Technically, key support/resistance levels for the STI are tipped at 3,468 and 3,561 respectively.
Stocks to watch:
*SGX: 3QFY15 results came in at the top end of estimates, with net profit up 16.4% y/y to $88.2m, while revenue gained 20.4% to $199.3m, driven by a 52.4% surge in derivatives revenue to $79.7m, as a result of strong China A50 Index and India Nifty Index futures volumes. Topline was also aided by the market data and connectivity segment (+11% to $21.1m) and the depository services segment (+14% to $25.8m). Meanwhile, securities revenue inched higher by 1% to $52.8m, as an increase in daily average volume of 8% was offset by a dip in average clearing fee to 2.9bps (-0.2bps). Operating margin was at 51.7% versus 53.3% from the previous year. 4¢ interim DPS maintained.

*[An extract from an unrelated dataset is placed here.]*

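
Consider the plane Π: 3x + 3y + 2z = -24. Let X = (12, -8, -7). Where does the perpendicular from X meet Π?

Foot = X − λn with λ = (n·X − d)/|n|² = (-2 − (-24))/22 = 1.
Foot = (12, -8, -7) − 1·(3, 3, 2) = (9, -11, -9).

(9, -11, -9)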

*Mapletree Commercial Trust: 4QFY15 results in line. DPU grew 2.4% y/y to 2¢ taking FY15 DPU to 8¢ (+8.5%), representing a yield of 4.9%. Gross revenue for the quarter increased 3.5% to $71.0m, while NPI gained 4.6% to $53.2m, led by improved contributions from all portfolio properties. Portfolio occupancy stood at 95.7% (-2.5ppt) with WALE of 2.1 years. Aggregate leverage stood at 36.4% with average debt cost of 2.3%. NAV/unit of $1.24.
*Cache Logistics Trust: 1Q15 results in line. DPU was flat (+0.3% y/y) at 2.15¢, while distributable income inched 0.9% to $16.8m. Gross revenue climbed 1.6% to $21m, while NPI remained flat (+0.6%) to $19.7m, driven by the build-in rental escalation within the portfolio’s lease and contribution from Australian properties, offset by vacancies and higher property maintenance expenses and lease commissions. Occupancy stood at 99.1% with WALE of 4.5 years. Aggregate leverage stood at 36.6% with average debt cost of 2.8%. NAV/unit of $0.98.
*Frasers Centrepoint Trust: 2QFY15 results above expectations. DPU climbed 2.9% y/y to 2.96¢, yielding 5.6% annualized yield. Gross revenue rose 15.9% to $47.5m on new contribution from Changi City Point and organic growth from other malls, except Bedok Point. Despite challenging retail environment, rental reversion is +3.8% and portfolio occupancy improved 0.7pp q/q to 97.1%. WALE stands at 1.62 years. NPI and distributable income each increased 14.4% and 14.1% but DPU was diluted by new units. Leverage was pared down 0.7ppt from the previous year to 28.6%, while average debt cost rose from 2.51% to 2.79%. NAV/unit of $1.86.
*Viva Industrial Trust: 1QFY15 DPU grew 8.6% y/y to 1.87¢, translating to an 9.2% annualized yield. Gross revenue gained 20.8% to $18.1m and NPI jumped 25.8% to $12.4m, beating its own IPO forecasts by 22.0% and 27.6% respectively. Strong performance came from higher-than-expected rent at UE BizHub EAST and new contribution from Jackson Square and Jackson Design Hub acquired in November 2014, offset by lower-than-expected revenue at Technopark@Chai Chee ahead of AEI. Leverage is high at 43.4% though 85.7% is fixed, borrowing costs increased marginally to 3.83%, debt to maturity stands at 2.5 years. NAV/unit of $0.77.
*Creative Technology: 3QFY15 net loss widened to US$11.7m versus US$8.8m from the previous year. Revenue fell 9% to US$22.7m due to the uncertain and difficult market conditions which continued to affect the sales of the group's products. Gross margin rose 7ppt to 29% due to the sales mix. Bottom-line was further weighed by other losses of US$4.7m versus gains of US$0.6m, largely as a result of FX losses. NAV/share of US$1.50.
*Genting Singapore: Read through on MBS performance from Las Vegas Sands 1Q15 results. MBS - reported adjusted 1Q15 EBITDA of US$415.3m (-4.6%), with total gross revenue coming in at US$748.8m (-6.1%)
*Noble: Has been barred from taking part in reporting agency, Platt’s, oil pricing process. When contacted, Noble would not comment on its specific involvement in Platts’ pricing process.
*Cosco: 51% subsidiary COSCO Shipyard has secured a FPSO conversion contract worth ~ US$95m from MODEC Offshore Production Systems. Delivery is expected in 4Q16.